A conferência, num resort de esqui em Keystone, Colorado, só começava à noite, então fui assuntar. Esqui, nem pensar, pois me lançar ribanceira abaixo sobre palitinhos em velocidade me soa como receita para quebrar perna e tornozelo. Mas patinar no gelo um dia fez parte do meu repertório, então fui lá testar a memória dos meus circuitos motores.

A parte sobre rapidamente recuperar uma capacidade desenvolvida na infância, mesmo na minha idade já razoavelmente avançada, é o que menos me impressiona no que concerne a humanos equilibrados sobre esquis, patins ou rodas.

A parte realmente impressionante é que não há argumento de design inteligente que explique como é que seres que até hoje se desenvolvem como quadrúpedes (que somos, basta ver humanos novinhos em deslocamento rastejante), além de se atreverem a andar por aí equilibrados em dois palitos articulados que servem de pernas (tente botar de pé uma batata espetada em dois pauzinhos e você entenderá o problema), ainda resolvem que é uma boa ideia se equilibrar sobre duas lâminas de aço que não param, apenas deslizam, sobre gelo –e conseguem. Mal conseguem e já começam a abusar, correndo de costas, perseguindo tocos de metal com tacos de madeira e, por que não, dando saltos e piruetas. E ainda parecem que nasceram fazendo isso.

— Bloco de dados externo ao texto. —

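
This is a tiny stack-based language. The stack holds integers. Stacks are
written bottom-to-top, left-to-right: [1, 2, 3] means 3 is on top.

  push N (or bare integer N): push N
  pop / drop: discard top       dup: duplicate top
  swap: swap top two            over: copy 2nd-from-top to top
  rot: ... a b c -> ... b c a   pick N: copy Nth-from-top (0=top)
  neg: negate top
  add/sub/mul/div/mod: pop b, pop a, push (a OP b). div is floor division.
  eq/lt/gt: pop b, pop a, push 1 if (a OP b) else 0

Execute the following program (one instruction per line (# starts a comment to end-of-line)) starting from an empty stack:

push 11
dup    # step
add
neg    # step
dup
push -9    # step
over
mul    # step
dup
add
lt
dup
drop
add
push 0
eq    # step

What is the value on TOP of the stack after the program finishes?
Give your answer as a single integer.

After 'push 11': [11]
After 'dup': [11, 11]
After 'add': [22]
After 'neg': [-22]
After 'dup': [-22, -22]
After 'push -9': [-22, -22, -9]
After 'over': [-22, -22, -9, -22]
After 'mul': [-22, -22, 198]
After 'dup': [-22, -22, 198, 198]
After 'add': [-22, -22, 396]
After 'lt': [-22, 1]
After 'dup': [-22, 1, 1]
After 'drop': [-22, 1]
After 'add': [-21]
After 'push 0': [-21, 0]
After 'eq': [0]

Answer: 0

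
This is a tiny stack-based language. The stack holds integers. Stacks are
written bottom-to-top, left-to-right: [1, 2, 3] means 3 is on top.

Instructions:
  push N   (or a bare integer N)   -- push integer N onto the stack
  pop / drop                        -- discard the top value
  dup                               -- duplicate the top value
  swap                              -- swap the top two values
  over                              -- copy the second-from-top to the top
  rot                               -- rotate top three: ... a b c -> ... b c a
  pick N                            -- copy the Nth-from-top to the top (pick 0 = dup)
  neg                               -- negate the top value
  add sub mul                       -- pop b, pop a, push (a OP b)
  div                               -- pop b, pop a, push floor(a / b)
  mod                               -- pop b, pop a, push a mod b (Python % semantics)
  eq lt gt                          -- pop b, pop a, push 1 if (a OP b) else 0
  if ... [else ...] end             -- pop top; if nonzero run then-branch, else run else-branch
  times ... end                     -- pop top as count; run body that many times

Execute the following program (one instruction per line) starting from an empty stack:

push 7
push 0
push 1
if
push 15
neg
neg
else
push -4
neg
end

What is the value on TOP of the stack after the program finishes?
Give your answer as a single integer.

Answer: 15

Derivation:
After 'push 7': [7]
After 'push 0': [7, 0]
After 'push 1': [7, 0, 1]
After 'if': [7, 0]
After 'push 15': [7, 0, 15]
After 'neg': [7, 0, -15]
After 'neg': [7, 0, 15]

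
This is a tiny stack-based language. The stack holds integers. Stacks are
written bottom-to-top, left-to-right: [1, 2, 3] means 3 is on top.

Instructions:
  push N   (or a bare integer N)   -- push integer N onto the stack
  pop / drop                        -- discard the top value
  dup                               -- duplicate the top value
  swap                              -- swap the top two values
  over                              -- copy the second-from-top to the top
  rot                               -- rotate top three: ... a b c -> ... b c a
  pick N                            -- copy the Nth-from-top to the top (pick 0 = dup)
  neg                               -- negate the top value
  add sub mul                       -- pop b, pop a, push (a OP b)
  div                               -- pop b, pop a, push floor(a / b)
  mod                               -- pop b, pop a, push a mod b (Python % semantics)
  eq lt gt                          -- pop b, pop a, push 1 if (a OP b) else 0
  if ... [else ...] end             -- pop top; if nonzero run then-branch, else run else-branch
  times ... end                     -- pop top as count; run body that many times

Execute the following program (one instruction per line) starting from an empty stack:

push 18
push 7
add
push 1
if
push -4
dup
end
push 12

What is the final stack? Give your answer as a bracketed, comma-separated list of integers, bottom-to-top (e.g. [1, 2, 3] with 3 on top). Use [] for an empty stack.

After 'push 18': [18]
After 'push 7': [18, 7]
After 'add': [25]
After 'push 1': [25, 1]
After 'if': [25]
After 'push -4': [25, -4]
After 'dup': [25, -4, -4]
After 'push 12': [25, -4, -4, 12]

Answer: [25, -4, -4, 12]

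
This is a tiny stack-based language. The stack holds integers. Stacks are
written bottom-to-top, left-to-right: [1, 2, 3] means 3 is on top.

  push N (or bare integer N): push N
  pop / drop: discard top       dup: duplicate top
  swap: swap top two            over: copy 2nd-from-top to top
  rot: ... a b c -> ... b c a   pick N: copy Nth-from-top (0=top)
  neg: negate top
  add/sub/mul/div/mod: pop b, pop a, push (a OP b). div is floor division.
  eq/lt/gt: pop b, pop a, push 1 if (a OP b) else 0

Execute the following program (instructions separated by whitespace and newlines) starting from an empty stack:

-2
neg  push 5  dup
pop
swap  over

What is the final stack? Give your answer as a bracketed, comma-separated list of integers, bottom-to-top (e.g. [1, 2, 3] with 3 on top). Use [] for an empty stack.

Answer: [5, 2, 5]

Derivation:
After 'push -2': [-2]
After 'neg': [2]
After 'push 5': [2, 5]
After 'dup': [2, 5, 5]
After 'pop': [2, 5]
After 'swap': [5, 2]
After 'over': [5, 2, 5]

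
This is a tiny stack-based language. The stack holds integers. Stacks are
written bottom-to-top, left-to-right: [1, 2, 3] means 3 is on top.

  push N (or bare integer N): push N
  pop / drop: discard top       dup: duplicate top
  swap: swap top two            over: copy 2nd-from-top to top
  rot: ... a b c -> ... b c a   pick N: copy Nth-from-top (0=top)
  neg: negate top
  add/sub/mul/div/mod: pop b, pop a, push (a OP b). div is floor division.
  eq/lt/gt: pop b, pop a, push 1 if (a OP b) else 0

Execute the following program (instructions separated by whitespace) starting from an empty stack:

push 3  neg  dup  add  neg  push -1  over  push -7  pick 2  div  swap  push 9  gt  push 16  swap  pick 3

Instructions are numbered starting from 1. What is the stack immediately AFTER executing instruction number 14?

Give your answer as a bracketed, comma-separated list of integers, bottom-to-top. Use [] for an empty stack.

Answer: [6, -1, 7, 0, 16]

Derivation:
Step 1 ('push 3'): [3]
Step 2 ('neg'): [-3]
Step 3 ('dup'): [-3, -3]
Step 4 ('add'): [-6]
Step 5 ('neg'): [6]
Step 6 ('push -1'): [6, -1]
Step 7 ('over'): [6, -1, 6]
Step 8 ('push -7'): [6, -1, 6, -7]
Step 9 ('pick 2'): [6, -1, 6, -7, -1]
Step 10 ('div'): [6, -1, 6, 7]
Step 11 ('swap'): [6, -1, 7, 6]
Step 12 ('push 9'): [6, -1, 7, 6, 9]
Step 13 ('gt'): [6, -1, 7, 0]
Step 14 ('push 16'): [6, -1, 7, 0, 16]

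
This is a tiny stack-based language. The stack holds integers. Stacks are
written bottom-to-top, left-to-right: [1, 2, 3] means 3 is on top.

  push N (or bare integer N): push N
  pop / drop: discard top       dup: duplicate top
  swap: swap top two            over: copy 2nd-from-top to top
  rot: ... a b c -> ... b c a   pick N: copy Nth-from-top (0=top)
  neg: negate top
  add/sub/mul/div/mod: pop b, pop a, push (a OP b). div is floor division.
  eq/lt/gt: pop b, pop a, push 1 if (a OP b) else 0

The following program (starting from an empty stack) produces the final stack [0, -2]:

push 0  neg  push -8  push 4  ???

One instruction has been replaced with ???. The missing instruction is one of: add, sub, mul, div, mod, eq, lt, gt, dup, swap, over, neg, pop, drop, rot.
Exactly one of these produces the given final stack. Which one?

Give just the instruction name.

Stack before ???: [0, -8, 4]
Stack after ???:  [0, -2]
The instruction that transforms [0, -8, 4] -> [0, -2] is: div

Answer: div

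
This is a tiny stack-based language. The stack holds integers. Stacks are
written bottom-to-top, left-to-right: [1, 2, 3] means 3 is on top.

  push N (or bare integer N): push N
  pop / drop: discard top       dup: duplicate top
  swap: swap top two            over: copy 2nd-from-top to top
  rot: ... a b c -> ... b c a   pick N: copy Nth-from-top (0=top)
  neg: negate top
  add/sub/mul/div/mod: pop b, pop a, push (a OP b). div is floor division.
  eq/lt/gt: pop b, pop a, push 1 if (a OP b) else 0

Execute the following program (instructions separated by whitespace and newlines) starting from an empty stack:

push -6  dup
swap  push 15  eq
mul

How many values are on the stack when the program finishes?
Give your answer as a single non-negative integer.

After 'push -6': stack = [-6] (depth 1)
After 'dup': stack = [-6, -6] (depth 2)
After 'swap': stack = [-6, -6] (depth 2)
After 'push 15': stack = [-6, -6, 15] (depth 3)
After 'eq': stack = [-6, 0] (depth 2)
After 'mul': stack = [0] (depth 1)

Answer: 1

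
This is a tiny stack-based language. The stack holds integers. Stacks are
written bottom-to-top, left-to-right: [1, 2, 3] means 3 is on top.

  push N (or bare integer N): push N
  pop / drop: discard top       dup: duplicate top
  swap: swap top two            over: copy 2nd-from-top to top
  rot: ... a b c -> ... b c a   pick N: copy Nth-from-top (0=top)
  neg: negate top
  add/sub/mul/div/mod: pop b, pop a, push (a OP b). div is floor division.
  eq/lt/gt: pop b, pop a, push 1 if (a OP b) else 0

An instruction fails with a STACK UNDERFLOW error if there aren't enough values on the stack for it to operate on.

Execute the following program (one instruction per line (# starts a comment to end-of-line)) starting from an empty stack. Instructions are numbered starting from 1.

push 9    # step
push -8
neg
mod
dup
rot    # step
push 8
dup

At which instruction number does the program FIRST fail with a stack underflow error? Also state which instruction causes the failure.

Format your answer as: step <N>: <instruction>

Answer: step 6: rot

Derivation:
Step 1 ('push 9'): stack = [9], depth = 1
Step 2 ('push -8'): stack = [9, -8], depth = 2
Step 3 ('neg'): stack = [9, 8], depth = 2
Step 4 ('mod'): stack = [1], depth = 1
Step 5 ('dup'): stack = [1, 1], depth = 2
Step 6 ('rot'): needs 3 value(s) but depth is 2 — STACK UNDERFLOW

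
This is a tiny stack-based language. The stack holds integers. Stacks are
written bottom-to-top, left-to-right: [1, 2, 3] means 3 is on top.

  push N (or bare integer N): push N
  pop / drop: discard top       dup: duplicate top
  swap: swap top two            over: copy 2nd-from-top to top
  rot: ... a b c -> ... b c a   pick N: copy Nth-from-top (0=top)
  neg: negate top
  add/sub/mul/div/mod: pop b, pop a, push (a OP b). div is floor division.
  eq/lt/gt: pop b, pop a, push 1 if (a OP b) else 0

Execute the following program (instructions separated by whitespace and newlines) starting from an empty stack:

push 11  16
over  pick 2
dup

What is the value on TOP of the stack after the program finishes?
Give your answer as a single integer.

Answer: 11

Derivation:
After 'push 11': [11]
After 'push 16': [11, 16]
After 'over': [11, 16, 11]
After 'pick 2': [11, 16, 11, 11]
After 'dup': [11, 16, 11, 11, 11]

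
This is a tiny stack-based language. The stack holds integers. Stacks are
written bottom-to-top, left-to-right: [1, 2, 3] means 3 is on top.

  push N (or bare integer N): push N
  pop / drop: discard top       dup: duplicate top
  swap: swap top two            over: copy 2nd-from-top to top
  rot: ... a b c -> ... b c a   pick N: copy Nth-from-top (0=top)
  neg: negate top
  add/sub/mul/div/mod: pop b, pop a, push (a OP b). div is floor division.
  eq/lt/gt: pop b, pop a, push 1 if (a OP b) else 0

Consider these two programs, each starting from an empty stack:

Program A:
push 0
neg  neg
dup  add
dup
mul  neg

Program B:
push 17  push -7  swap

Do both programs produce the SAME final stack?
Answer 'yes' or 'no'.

Answer: no

Derivation:
Program A trace:
  After 'push 0': [0]
  After 'neg': [0]
  After 'neg': [0]
  After 'dup': [0, 0]
  After 'add': [0]
  After 'dup': [0, 0]
  After 'mul': [0]
  After 'neg': [0]
Program A final stack: [0]

Program B trace:
  After 'push 17': [17]
  After 'push -7': [17, -7]
  After 'swap': [-7, 17]
Program B final stack: [-7, 17]
Same: no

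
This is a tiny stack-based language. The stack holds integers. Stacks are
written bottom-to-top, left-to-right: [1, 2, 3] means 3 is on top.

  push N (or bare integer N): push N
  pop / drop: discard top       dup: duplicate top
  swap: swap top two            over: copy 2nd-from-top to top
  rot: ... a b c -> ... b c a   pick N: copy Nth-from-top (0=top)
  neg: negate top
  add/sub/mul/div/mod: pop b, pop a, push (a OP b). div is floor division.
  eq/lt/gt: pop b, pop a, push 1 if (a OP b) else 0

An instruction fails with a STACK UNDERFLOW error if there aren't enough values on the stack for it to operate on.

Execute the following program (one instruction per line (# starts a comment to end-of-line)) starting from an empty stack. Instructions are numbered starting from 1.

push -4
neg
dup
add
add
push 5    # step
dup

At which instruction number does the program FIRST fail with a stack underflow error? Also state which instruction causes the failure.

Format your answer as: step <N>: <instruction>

Step 1 ('push -4'): stack = [-4], depth = 1
Step 2 ('neg'): stack = [4], depth = 1
Step 3 ('dup'): stack = [4, 4], depth = 2
Step 4 ('add'): stack = [8], depth = 1
Step 5 ('add'): needs 2 value(s) but depth is 1 — STACK UNDERFLOW

Answer: step 5: add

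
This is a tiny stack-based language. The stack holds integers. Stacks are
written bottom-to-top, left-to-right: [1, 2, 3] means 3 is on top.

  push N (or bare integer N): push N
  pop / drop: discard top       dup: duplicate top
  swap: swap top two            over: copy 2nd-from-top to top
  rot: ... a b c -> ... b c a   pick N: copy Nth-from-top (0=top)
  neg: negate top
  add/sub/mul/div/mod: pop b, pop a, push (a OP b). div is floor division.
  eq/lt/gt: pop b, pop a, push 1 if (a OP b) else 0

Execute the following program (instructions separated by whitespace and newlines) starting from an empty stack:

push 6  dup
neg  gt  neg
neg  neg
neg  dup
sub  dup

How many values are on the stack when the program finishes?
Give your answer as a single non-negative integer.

After 'push 6': stack = [6] (depth 1)
After 'dup': stack = [6, 6] (depth 2)
After 'neg': stack = [6, -6] (depth 2)
After 'gt': stack = [1] (depth 1)
After 'neg': stack = [-1] (depth 1)
After 'neg': stack = [1] (depth 1)
After 'neg': stack = [-1] (depth 1)
After 'neg': stack = [1] (depth 1)
After 'dup': stack = [1, 1] (depth 2)
After 'sub': stack = [0] (depth 1)
After 'dup': stack = [0, 0] (depth 2)

Answer: 2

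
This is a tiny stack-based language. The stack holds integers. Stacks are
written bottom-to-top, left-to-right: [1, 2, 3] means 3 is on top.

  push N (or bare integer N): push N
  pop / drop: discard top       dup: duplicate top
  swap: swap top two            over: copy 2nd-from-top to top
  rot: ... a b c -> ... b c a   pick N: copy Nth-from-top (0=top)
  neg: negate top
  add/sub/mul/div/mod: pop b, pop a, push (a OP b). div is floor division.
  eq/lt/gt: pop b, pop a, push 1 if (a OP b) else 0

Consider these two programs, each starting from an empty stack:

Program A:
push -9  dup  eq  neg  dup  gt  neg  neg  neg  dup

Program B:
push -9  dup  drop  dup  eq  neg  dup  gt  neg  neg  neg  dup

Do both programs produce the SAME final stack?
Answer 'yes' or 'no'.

Answer: yes

Derivation:
Program A trace:
  After 'push -9': [-9]
  After 'dup': [-9, -9]
  After 'eq': [1]
  After 'neg': [-1]
  After 'dup': [-1, -1]
  After 'gt': [0]
  After 'neg': [0]
  After 'neg': [0]
  After 'neg': [0]
  After 'dup': [0, 0]
Program A final stack: [0, 0]

Program B trace:
  After 'push -9': [-9]
  After 'dup': [-9, -9]
  After 'drop': [-9]
  After 'dup': [-9, -9]
  After 'eq': [1]
  After 'neg': [-1]
  After 'dup': [-1, -1]
  After 'gt': [0]
  After 'neg': [0]
  After 'neg': [0]
  After 'neg': [0]
  After 'dup': [0, 0]
Program B final stack: [0, 0]
Same: yes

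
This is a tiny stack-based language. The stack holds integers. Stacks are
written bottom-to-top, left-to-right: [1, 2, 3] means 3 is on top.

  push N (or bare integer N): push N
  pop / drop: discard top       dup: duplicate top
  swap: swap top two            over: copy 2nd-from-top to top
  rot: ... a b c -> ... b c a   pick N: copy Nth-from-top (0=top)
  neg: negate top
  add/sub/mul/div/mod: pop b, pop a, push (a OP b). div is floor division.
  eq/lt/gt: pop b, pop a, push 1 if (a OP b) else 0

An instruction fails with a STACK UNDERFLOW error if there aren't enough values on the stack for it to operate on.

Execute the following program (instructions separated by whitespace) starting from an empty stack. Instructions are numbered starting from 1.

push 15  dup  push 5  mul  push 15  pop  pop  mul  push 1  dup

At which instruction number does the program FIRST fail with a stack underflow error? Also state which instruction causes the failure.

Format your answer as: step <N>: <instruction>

Step 1 ('push 15'): stack = [15], depth = 1
Step 2 ('dup'): stack = [15, 15], depth = 2
Step 3 ('push 5'): stack = [15, 15, 5], depth = 3
Step 4 ('mul'): stack = [15, 75], depth = 2
Step 5 ('push 15'): stack = [15, 75, 15], depth = 3
Step 6 ('pop'): stack = [15, 75], depth = 2
Step 7 ('pop'): stack = [15], depth = 1
Step 8 ('mul'): needs 2 value(s) but depth is 1 — STACK UNDERFLOW

Answer: step 8: mul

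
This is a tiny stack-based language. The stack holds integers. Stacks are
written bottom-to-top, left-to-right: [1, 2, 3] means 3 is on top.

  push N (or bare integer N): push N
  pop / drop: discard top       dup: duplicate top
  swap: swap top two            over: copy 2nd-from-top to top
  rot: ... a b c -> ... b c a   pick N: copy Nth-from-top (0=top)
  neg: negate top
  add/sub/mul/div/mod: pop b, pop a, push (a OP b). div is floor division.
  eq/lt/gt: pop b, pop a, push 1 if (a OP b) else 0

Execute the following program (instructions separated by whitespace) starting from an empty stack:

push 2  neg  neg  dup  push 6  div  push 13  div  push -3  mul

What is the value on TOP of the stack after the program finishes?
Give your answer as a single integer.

After 'push 2': [2]
After 'neg': [-2]
After 'neg': [2]
After 'dup': [2, 2]
After 'push 6': [2, 2, 6]
After 'div': [2, 0]
After 'push 13': [2, 0, 13]
After 'div': [2, 0]
After 'push -3': [2, 0, -3]
After 'mul': [2, 0]

Answer: 0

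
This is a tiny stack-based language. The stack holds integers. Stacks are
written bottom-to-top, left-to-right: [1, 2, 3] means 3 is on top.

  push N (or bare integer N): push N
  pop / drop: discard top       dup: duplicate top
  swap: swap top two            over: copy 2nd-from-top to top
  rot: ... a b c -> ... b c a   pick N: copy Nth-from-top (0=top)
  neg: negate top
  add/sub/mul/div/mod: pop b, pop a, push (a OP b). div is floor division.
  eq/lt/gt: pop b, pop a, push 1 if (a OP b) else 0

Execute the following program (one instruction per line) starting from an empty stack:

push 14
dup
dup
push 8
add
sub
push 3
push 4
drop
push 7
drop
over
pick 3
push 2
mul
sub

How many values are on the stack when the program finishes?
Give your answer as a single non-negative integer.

After 'push 14': stack = [14] (depth 1)
After 'dup': stack = [14, 14] (depth 2)
After 'dup': stack = [14, 14, 14] (depth 3)
After 'push 8': stack = [14, 14, 14, 8] (depth 4)
After 'add': stack = [14, 14, 22] (depth 3)
After 'sub': stack = [14, -8] (depth 2)
After 'push 3': stack = [14, -8, 3] (depth 3)
After 'push 4': stack = [14, -8, 3, 4] (depth 4)
After 'drop': stack = [14, -8, 3] (depth 3)
After 'push 7': stack = [14, -8, 3, 7] (depth 4)
After 'drop': stack = [14, -8, 3] (depth 3)
After 'over': stack = [14, -8, 3, -8] (depth 4)
After 'pick 3': stack = [14, -8, 3, -8, 14] (depth 5)
After 'push 2': stack = [14, -8, 3, -8, 14, 2] (depth 6)
After 'mul': stack = [14, -8, 3, -8, 28] (depth 5)
After 'sub': stack = [14, -8, 3, -36] (depth 4)

Answer: 4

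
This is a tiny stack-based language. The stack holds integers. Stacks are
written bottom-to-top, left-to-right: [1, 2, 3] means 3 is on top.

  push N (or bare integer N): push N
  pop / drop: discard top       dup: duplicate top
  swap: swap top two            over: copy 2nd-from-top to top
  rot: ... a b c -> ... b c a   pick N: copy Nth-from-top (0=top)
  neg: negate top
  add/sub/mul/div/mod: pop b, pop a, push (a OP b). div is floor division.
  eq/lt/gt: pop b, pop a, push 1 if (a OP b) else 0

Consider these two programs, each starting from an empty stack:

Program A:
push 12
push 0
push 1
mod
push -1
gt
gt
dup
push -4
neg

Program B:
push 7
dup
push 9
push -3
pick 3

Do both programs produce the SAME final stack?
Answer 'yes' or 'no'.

Program A trace:
  After 'push 12': [12]
  After 'push 0': [12, 0]
  After 'push 1': [12, 0, 1]
  After 'mod': [12, 0]
  After 'push -1': [12, 0, -1]
  After 'gt': [12, 1]
  After 'gt': [1]
  After 'dup': [1, 1]
  After 'push -4': [1, 1, -4]
  After 'neg': [1, 1, 4]
Program A final stack: [1, 1, 4]

Program B trace:
  After 'push 7': [7]
  After 'dup': [7, 7]
  After 'push 9': [7, 7, 9]
  After 'push -3': [7, 7, 9, -3]
  After 'pick 3': [7, 7, 9, -3, 7]
Program B final stack: [7, 7, 9, -3, 7]
Same: no

Answer: no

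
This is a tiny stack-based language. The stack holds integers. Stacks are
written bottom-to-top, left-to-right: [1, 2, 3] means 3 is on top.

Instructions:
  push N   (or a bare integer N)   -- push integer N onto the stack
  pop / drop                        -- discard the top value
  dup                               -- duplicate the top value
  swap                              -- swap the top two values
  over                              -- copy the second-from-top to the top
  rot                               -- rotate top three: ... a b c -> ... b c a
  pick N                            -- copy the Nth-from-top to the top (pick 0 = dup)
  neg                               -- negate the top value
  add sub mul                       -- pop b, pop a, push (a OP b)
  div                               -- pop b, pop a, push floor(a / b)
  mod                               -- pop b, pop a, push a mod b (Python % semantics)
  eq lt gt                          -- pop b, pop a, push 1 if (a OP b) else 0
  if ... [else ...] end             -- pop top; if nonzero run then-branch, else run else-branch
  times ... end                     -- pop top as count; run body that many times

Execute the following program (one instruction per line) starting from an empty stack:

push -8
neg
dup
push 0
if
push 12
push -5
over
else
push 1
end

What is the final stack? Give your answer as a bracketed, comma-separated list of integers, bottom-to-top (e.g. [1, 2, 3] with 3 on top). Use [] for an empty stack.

After 'push -8': [-8]
After 'neg': [8]
After 'dup': [8, 8]
After 'push 0': [8, 8, 0]
After 'if': [8, 8]
After 'push 1': [8, 8, 1]

Answer: [8, 8, 1]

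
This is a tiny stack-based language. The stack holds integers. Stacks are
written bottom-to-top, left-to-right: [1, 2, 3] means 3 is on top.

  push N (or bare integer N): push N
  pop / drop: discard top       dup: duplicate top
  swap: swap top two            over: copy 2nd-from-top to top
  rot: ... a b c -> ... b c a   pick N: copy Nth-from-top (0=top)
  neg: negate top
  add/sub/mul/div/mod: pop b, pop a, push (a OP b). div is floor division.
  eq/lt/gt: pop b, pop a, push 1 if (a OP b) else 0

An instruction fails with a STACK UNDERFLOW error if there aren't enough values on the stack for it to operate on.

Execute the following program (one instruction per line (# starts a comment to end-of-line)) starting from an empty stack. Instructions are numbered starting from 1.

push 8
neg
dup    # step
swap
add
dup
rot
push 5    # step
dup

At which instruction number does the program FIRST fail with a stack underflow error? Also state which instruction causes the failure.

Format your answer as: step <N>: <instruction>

Step 1 ('push 8'): stack = [8], depth = 1
Step 2 ('neg'): stack = [-8], depth = 1
Step 3 ('dup'): stack = [-8, -8], depth = 2
Step 4 ('swap'): stack = [-8, -8], depth = 2
Step 5 ('add'): stack = [-16], depth = 1
Step 6 ('dup'): stack = [-16, -16], depth = 2
Step 7 ('rot'): needs 3 value(s) but depth is 2 — STACK UNDERFLOW

Answer: step 7: rot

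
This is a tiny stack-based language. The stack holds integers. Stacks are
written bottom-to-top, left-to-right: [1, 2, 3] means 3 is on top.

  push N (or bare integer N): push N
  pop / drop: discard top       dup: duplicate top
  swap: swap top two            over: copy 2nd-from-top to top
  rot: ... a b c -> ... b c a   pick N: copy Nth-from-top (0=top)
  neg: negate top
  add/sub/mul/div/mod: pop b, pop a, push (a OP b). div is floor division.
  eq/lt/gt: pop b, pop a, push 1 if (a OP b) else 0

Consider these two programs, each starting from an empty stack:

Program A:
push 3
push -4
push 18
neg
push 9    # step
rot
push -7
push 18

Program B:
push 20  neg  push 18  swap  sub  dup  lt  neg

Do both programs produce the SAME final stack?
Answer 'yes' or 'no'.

Answer: no

Derivation:
Program A trace:
  After 'push 3': [3]
  After 'push -4': [3, -4]
  After 'push 18': [3, -4, 18]
  After 'neg': [3, -4, -18]
  After 'push 9': [3, -4, -18, 9]
  After 'rot': [3, -18, 9, -4]
  After 'push -7': [3, -18, 9, -4, -7]
  After 'push 18': [3, -18, 9, -4, -7, 18]
Program A final stack: [3, -18, 9, -4, -7, 18]

Program B trace:
  After 'push 20': [20]
  After 'neg': [-20]
  After 'push 18': [-20, 18]
  After 'swap': [18, -20]
  After 'sub': [38]
  After 'dup': [38, 38]
  After 'lt': [0]
  After 'neg': [0]
Program B final stack: [0]
Same: no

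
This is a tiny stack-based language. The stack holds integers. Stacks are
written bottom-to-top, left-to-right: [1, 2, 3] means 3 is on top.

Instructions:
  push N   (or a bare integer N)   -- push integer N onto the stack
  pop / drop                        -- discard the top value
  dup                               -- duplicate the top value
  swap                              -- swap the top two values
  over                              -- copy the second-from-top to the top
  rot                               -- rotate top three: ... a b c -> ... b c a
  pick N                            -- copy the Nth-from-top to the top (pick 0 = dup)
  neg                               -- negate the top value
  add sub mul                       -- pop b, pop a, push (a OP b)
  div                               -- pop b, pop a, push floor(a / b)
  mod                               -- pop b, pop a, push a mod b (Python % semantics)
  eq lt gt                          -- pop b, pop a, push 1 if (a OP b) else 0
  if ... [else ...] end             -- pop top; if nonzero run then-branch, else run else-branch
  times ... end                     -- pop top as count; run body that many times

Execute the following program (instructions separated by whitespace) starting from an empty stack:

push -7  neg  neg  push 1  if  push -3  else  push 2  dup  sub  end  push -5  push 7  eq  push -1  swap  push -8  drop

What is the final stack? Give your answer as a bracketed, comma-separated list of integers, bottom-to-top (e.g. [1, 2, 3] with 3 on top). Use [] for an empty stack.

Answer: [-7, -3, -1, 0]

Derivation:
After 'push -7': [-7]
After 'neg': [7]
After 'neg': [-7]
After 'push 1': [-7, 1]
After 'if': [-7]
After 'push -3': [-7, -3]
After 'push -5': [-7, -3, -5]
After 'push 7': [-7, -3, -5, 7]
After 'eq': [-7, -3, 0]
After 'push -1': [-7, -3, 0, -1]
After 'swap': [-7, -3, -1, 0]
After 'push -8': [-7, -3, -1, 0, -8]
After 'drop': [-7, -3, -1, 0]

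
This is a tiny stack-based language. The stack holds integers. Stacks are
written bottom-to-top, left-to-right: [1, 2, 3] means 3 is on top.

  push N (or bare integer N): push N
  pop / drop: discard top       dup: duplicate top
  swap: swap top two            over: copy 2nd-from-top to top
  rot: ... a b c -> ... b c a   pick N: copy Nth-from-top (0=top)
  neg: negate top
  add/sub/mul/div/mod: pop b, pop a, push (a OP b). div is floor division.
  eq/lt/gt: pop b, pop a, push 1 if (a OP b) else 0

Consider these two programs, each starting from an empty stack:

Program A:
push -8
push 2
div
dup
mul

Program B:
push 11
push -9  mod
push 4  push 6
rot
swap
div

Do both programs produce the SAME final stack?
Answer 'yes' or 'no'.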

Não nasceram, e justamente essa é a beleza de um sistema auto organizado como o cérebro. Bastam uns 10 mil genes pra estabelecer uma ordem básica, uns neurônios pra cá, umas conexões para lá, e tem-se um sistema não ainda competente, mas pronto para ser solto no mundo e aprender (quase) tudo, inclusive deslizar sobre lâminas de metal. O projeto é entregue incompleto, mal saído da planta baixa, mas graças a isso o resultado sai melhor do que qualquer design inteligente que pudesse ser encomendado: há oportunidade para inventar. Meus antepassados certamente não foram feitos para patinar no gelo (nem para dirigir carro ou ir à Lua), mas isso felizmente não é impedimento quase algum.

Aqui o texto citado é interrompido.